Tanrı’nın özü tektir ve bu öz üç Kişi içerir.

  • Bu konu 1 izleyen ve 0 yanıt içeriyor.
1 yazı görüntüleniyor (toplam 1)
  • Yazar
    Yazılar
  • #23851
    Evangelist
    Anahtar yönetici

    Tanrı’nın doğası. Kutsal Yazı, Tanrı’nın sonsuz bir varlık olduğunu ve bu varlığın ruh olduğunu öğretir. Tanrı, kendi özü hakkında çok az bilgi verir, ancak bu iki özellik bizlerin O’nu tanımlamaya çalışmamızı engeller. O’nun sonsuz oluşu, O’nu ölçemeyeceğimizi anlamamızı sağlar. Ruh olduğu gerçeği ise, O’nu dünyasal kelimelerle tasvir edemeyeceğimizi anlamamızı sağlar. O, tüm dünyasal düşüncelerin çok üzerindedir.

    Kutsal Yazı Tanrı’dan, bir ağızı, kulakları, gözleri, elleri ve ayakları varmışcasına bahsettiğinden bazı insanlar Tanrı’yı insanmış gibi düşünürler. Kutsal Yazı bu şekilde konuşur çünkü zihinlerimiz görünür bir şekli olmayan bir şeyi düşünemez. Tanrı, Kutsal Kitap’ta bu gibi kelimeleri kullanarak bizlerin O’nu düşünmemize yardım eder. Tanrı, tabi ki görebilir, duyabilir ve eylemde bulunabilir. Ancak Tanrı’nın bir bedeni yoktur.
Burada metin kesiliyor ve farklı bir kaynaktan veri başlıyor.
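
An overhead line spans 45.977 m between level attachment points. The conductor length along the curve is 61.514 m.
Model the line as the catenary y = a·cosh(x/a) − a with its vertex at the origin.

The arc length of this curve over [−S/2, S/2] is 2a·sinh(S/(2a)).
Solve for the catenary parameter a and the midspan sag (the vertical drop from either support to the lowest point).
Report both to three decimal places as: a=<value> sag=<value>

seed: a₀ = √(S³/(24(L−S))) = √(45.977³/(24·15.537)) = 16.144394
iter 1: u=1.423931  f(a)=+1.653e+00  f'(a)=-2.344e+00  a ← 16.144394 − (+1.653e+00/-2.344e+00) = 16.849638
iter 2: u=1.364332  f(a)=+1.145e-01  f'(a)=-2.030e+00  a ← 16.849638 − (+1.145e-01/-2.030e+00) = 16.906049
iter 3: u=1.359780  f(a)=+6.397e-04  f'(a)=-2.007e+00  a ← 16.906049 − (+6.397e-04/-2.007e+00) = 16.906368
iter 4: u=1.359754  f(a)=+2.021e-08  f'(a)=-2.007e+00  a ← 16.906368 − (+2.021e-08/-2.007e+00) = 16.906368
iter 5: u=1.359754  f(a)=+0.000e+00  f'(a)=-2.007e+00  a ← 16.906368 − (+0.000e+00/-2.007e+00) = 16.906368
converged: |Δa| < 1e-12 after 5 iterations
sag = a·(cosh(S/(2a)) − 1) = 16.906368·(cosh(1.359754) − 1) = 18.190901
T_max/T_min = cosh(S/(2a)) = 2.075979

a=16.906 sag=18.191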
    Aynı Tanrıda üç farklı kişi. Tanrı’nın tek olduğu ancak bu tek olan Tanrı’nın içersinde üç Kişi’nin bilinip, birbirlerinden ayırt edilebileceği gerçeğini açıkça anlamalı ve buna sıkıca bağlı kalmalıyız. Tanrı’nın özü tektir (basittir) ve bölünemez. İbraniler 1:3’de, Mesih’in, Tanrısal özyapıdaki Baba kişisinin görüntüsü olduğu söylenir. Burada Tanrı’nın özünden bahsedilmemektedir. Sadece tek öz vardır. Ancak Mesih’i Baba’dan farklı kılan bir varlık verir. Oğul’un, Baba’nın görkeminin parıltısı olduğu söylenmektedir. Baba’nın karakteri, Oğul’da parlar. Bu sebeple, Oğul’un parlaması için Baba’dan farklı bir kişiliğe sahip olması gerektiği sonucuna varırız. Aynı şey Kutsal Ruh için de geçerlidir. Farklı bir kişilik Baba’dan ayırt edilebilir. Bu sebeple, Tanrısal özyapıda üç Kişinin olduğunu söyleyen elçinin öğretisine inanırız.
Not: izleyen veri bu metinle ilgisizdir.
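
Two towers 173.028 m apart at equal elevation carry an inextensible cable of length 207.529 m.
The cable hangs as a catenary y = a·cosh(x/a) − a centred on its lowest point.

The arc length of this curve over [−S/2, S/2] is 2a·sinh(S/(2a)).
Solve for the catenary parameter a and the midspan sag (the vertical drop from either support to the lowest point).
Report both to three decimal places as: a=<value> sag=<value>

seed: a₀ = √(S³/(24(L−S))) = √(173.028³/(24·34.501)) = 79.095745
iter 1: u=1.093788  f(a)=+2.124e+00  f'(a)=-9.813e-01  a ← 79.095745 − (+2.124e+00/-9.813e-01) = 81.259757
iter 2: u=1.064660  f(a)=+9.027e-02  f'(a)=-8.995e-01  a ← 81.259757 − (+9.027e-02/-8.995e-01) = 81.360114
iter 3: u=1.063347  f(a)=+1.792e-04  f'(a)=-8.959e-01  a ← 81.360114 − (+1.792e-04/-8.959e-01) = 81.360313
iter 4: u=1.063344  f(a)=+7.087e-10  f'(a)=-8.959e-01  a ← 81.360313 − (+7.087e-10/-8.959e-01) = 81.360313
iter 5: u=1.063344  f(a)=+5.684e-14  f'(a)=-8.959e-01  a ← 81.360313 − (+5.684e-14/-8.959e-01) = 81.360313
converged: |Δa| < 1e-12 after 5 iterations
sag = a·(cosh(S/(2a)) − 1) = 81.360313·(cosh(1.063344) − 1) = 50.497838
T_max/T_min = cosh(S/(2a)) = 1.620669

a=81.360 sag=50.498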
    Kaçınılması gereken hatalar. Bazı öğretmenler Mesih’in Tanrı ve Tanrı’nın Oğlu olduğu görüşünü benimsemiş; ancak Mesih’in yaratılmış olduğunu öne sürmüşlerdir. Mesih, Baba’yla tek ve aynı özde olduğundan bu mümkün değildir. Mesih’in başlangıcı olmuş olamaz. Bizler bu yüzden Tanrısal özyapının özde tek olduğunu çok kesin bir şekilde belirtiyoruz.

    Bazı kişiler de bizlerin Baba, Oğul ve Kutsal Ruh’tan bahsettiğimizde bununla tanrılığın farklı özelliklerini kastettiğimizi söylerler. Bu özellikler Tanrı’nın, bilgelik, kudret ve adalet gibi özellikleriyle benzer türden özellikler olurdu. Bu görüşe göre; Baba, Oğul ve Kutsal Ruh birbirlerinden ayırt edilmezler. Gerçeğin savunucuları buna, Tanrısal özyapının birliğinde üç Kişi’nin olduğunu söyleyen açık bir ifadeyle karşılık verirler.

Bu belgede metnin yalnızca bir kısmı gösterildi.